Das Casino mit der riesigen und seltsamen Metallskulptur auf dem Dach (ich denke dabei immer an einen Fisch), in dem ich gerade spiele, kenne ich bereits. Es ist eine der richtig schönen Poker-Locations. Und im spanischen Spätsommer sowieso. Grandioses Urlaubswetter umhüllt einen an diesem Strand mit angenehm warmer Luft, und wenn man dann von draußen die gleichmäßigen Treppenstufen in den Dungeon hinabsteigt - die Haupthallen des Casinos befinden sich unter der Erde -, wechselt man Klimazonen. Die Luft in den Hallen ist trotz der unglaublichen Menschenmassen richtig gut, die Räume sind hell (insbesondere um den TV-Tisch herum), und überall hängen stilvolle Banner von den hohen Decken. Die gut eineinhalbtausend Poker-Azubis und Pokerpros sorgen mit aufgeregtem Getümmel für eine auditive Atmosphäre, die nur von den Geräuschen der Chip-Shuffler übertönt wird - der Spieler, die ihre wertvollen Plastikplättchen sortieren, jonglieren und fingerfertig herumstapeln. Rhythmisch, hypnotisch und omnipräsent wirkt dieser unverwechselbare Sound auf mich. Ich mag dieses cosy Feeling hier und versuche, es in jeder Situation zu genießen. Grundsätzlich ist es schon so, dass je höher die Einsätze für ein Event ausfallen, desto besser die Casino-Räumlichkeiten ausgestattet sind. Aber ich habe auch schon so einige Ausnahmen gesehen und insbesondere in meiner Anfangszeit in Etablissements mit etwas geringerer Luftdurchsichtigkeitsquote gespielt als hier. Aber damals durfte man ja auch noch überall rauchen.
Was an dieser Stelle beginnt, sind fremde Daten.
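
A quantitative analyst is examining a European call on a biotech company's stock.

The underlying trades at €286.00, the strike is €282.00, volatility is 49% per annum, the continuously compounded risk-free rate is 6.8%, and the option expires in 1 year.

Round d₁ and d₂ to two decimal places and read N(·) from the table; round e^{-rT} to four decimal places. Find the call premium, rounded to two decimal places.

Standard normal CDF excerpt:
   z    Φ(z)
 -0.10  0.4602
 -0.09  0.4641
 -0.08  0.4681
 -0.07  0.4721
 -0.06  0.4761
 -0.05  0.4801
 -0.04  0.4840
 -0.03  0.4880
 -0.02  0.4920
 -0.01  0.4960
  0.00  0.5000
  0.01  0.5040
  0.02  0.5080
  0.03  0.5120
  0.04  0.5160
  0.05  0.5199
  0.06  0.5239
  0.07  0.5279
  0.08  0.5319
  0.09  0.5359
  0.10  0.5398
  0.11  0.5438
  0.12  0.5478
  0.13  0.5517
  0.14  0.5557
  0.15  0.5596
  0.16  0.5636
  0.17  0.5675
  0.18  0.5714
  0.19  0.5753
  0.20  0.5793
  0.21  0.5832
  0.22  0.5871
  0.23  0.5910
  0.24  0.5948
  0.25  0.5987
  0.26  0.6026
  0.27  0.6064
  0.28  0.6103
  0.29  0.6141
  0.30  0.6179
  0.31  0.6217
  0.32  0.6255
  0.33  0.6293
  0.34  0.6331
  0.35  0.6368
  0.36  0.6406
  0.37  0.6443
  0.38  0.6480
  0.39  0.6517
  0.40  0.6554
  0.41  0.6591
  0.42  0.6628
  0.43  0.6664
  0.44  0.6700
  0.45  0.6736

€65.17

T = 1;  σ√T = 0.4900
d₁ = [ln(286/282) + (0.068 + 0.49²/2)·1] / 0.4900 = [0.0141 + 0.1880] / 0.4900 = 0.4125 which rounds to 0.41
d₂ = d₁ − σ√T = 0.4125 − 0.4900 = -0.0775 which rounds to -0.08
e^(−rT) = e^(−0.068·1) = 0.9343
N(d₁) = N(0.41) = 0.6591;  N(d₂) = N(-0.08) = 0.4681
C = 286·0.6591 − 282·0.9343·0.4681 = 188.5026 − 123.3315 = 65.1711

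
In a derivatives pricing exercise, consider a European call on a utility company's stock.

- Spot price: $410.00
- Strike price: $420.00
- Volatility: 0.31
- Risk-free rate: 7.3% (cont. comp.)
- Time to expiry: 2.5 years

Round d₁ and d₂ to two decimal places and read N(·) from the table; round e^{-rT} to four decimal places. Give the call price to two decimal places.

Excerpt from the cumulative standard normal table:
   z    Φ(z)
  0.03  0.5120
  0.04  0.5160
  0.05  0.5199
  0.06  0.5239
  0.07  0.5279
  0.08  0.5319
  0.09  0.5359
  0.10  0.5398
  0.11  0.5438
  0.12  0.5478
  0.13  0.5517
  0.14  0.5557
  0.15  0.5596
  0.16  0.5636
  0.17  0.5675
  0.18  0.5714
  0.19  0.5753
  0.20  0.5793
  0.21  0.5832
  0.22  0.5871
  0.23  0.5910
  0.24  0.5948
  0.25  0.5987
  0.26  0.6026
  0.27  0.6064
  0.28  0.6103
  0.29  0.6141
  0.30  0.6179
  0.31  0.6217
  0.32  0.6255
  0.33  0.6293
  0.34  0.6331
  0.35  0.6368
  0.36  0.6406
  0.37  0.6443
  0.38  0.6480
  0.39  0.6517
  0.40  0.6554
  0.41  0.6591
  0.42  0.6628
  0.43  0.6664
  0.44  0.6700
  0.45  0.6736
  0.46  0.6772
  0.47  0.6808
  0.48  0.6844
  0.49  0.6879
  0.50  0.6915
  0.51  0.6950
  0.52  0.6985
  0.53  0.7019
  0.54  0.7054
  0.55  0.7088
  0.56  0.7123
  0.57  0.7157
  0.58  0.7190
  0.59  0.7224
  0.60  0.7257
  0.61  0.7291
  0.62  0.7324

σ√T = 0.31·√2.5 = 0.4902
d₁ = [ln(410/420) + (0.073 + 0.31²/2)·2.5] / 0.4902 = [-0.0241 + 0.3026] / 0.4902 = 0.5682 → 0.57
d₂ = d₁ − σ√T = 0.5682 − 0.4902 = 0.0781 → 0.08
exp(−rT) = exp(−0.073·2.5) = 0.8332
C = 410·N(0.57) − 420·0.8332·N(0.08) = 410·0.7157 − 420·0.8332·0.5319 = 293.4370 − 186.1352 = 107.3018

$107.30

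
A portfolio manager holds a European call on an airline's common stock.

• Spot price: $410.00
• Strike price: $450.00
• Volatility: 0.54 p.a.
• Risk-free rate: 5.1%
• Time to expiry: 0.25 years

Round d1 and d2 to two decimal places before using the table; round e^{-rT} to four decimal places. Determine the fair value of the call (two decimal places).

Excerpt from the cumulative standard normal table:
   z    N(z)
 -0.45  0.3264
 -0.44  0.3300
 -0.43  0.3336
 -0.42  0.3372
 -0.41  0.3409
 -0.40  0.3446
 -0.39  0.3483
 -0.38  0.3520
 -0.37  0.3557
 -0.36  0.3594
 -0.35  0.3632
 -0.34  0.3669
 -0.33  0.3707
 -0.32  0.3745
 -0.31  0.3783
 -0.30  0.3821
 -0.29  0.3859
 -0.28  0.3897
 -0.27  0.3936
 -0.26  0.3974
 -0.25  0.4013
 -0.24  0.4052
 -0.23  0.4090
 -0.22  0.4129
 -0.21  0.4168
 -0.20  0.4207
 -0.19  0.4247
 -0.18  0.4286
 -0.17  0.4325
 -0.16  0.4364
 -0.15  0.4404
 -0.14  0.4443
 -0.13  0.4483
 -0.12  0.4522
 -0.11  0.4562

σ√T = 0.54 × 0.5000 = 0.2700
d₁ = [ln(410/450) + (0.051 + 0.54²/2)·0.25] / 0.2700 = [-0.0931 + 0.0492] / 0.2700 = -0.1626 ⇒ -0.16
d₂ = d₁ − σ√T = -0.1626 − 0.2700 = -0.4326 ⇒ -0.43
e^(−rT) = e^(−0.051·0.25) = 0.9873
N(d₁) = N(-0.16) = 0.4364;  N(d₂) = N(-0.43) = 0.3336
C = 410·0.4364 − 450·0.9873·0.3336 = 178.9240 − 148.2135 = 30.7105

$30.71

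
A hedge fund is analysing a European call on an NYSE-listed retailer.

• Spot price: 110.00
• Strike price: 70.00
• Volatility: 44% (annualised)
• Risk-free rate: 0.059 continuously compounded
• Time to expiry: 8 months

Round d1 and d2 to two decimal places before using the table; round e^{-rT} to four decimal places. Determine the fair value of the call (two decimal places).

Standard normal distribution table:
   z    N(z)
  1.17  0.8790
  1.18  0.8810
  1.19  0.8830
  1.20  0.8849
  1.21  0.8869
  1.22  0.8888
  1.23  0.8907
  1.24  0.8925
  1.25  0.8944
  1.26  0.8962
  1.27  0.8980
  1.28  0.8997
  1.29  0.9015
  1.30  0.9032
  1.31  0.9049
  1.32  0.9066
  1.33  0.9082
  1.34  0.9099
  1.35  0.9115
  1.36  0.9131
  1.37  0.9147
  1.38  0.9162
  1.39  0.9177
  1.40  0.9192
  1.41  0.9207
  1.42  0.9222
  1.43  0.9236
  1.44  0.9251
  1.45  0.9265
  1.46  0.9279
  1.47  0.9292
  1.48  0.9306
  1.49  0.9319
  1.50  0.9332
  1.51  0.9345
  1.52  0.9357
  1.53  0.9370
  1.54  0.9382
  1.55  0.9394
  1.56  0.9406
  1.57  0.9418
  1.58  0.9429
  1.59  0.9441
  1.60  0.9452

43.91

σ√T = 0.44·√0.6667 = 0.3593
d₁ = [ln(110/70) + (0.059 + 0.44²/2)·0.6667] / 0.3593 = [0.4520 + 0.1039] / 0.3593 = 1.5472 ≈ 1.55
d₂ = d₁ − σ√T = 1.5472 − 0.3593 = 1.1880 ≈ 1.19
e^(−rT) = e^(−0.059·0.6667) = 0.9614
N(d₁) = N(1.55) = 0.9394;  N(d₂) = N(1.19) = 0.8830
C = 110·0.9394 − 70·0.9614·0.8830 = 103.3340 − 59.4241 = 43.9099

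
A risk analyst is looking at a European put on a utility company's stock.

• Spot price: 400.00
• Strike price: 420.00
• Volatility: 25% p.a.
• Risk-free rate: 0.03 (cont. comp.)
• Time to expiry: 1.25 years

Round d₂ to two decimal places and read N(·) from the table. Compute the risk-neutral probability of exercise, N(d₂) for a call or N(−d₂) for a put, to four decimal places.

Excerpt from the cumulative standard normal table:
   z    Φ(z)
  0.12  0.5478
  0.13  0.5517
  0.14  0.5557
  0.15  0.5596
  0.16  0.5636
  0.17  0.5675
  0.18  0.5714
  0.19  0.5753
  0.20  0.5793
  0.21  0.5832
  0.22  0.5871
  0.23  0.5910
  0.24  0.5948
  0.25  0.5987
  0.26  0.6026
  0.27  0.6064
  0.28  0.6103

0.5714

T = 1.25;  σ√T = 0.2795
d₁ = [ln(400/420) + (0.03 + 0.25²/2)·1.25] / 0.2795 = [-0.0488 + 0.0766] / 0.2795 = 0.0994 → 0.10
d₂ = d₁ − σ√T = 0.0994 − 0.2795 = -0.1801 → -0.18
Pr(exercise) under Q = N(−d₂) = N(0.18) = 0.5714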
Ich bin seit Tagen ununterbrochen am Tisch. Am nächsten Vormittag geht es mit Tag drei des Main Events weiter, also des Turniers, das hier in Barcelona alljährlich von der European Poker Tour ausgetragen wird. Die Einsätze dort sind im Vergleich zum Cash-Game-Tisch, an dem ich gerade sitze, oder etwa zu Super High Rollern eher niedrig, doch für ein Turnierevent prestigeträchtig hoch. Mit 5300 Euro kauft man sich dort ein und spielt im Optimalfall über sechs Tage hochkonzentriert bis zu zwölf Stunden täglich, um entweder im Laufe des Turniers rauszufliegen oder im besten Fall am Ende als einer der Sieger eine Million Euro einzukassieren. Weil sich das Turnier über mehrere Tage erstreckt, schleppt man seine Chips, die man als Gegenwert für die Einsatzsumme bekommen hat, von Tag zu Tag mit. Ist man am Ende des jeweiligen Tages noch im Rennen, wirft man seine aktuelle Chipsmenge in einen dafür vorgesehenen Plastiksack und schöpft am nächsten Morgen daraus.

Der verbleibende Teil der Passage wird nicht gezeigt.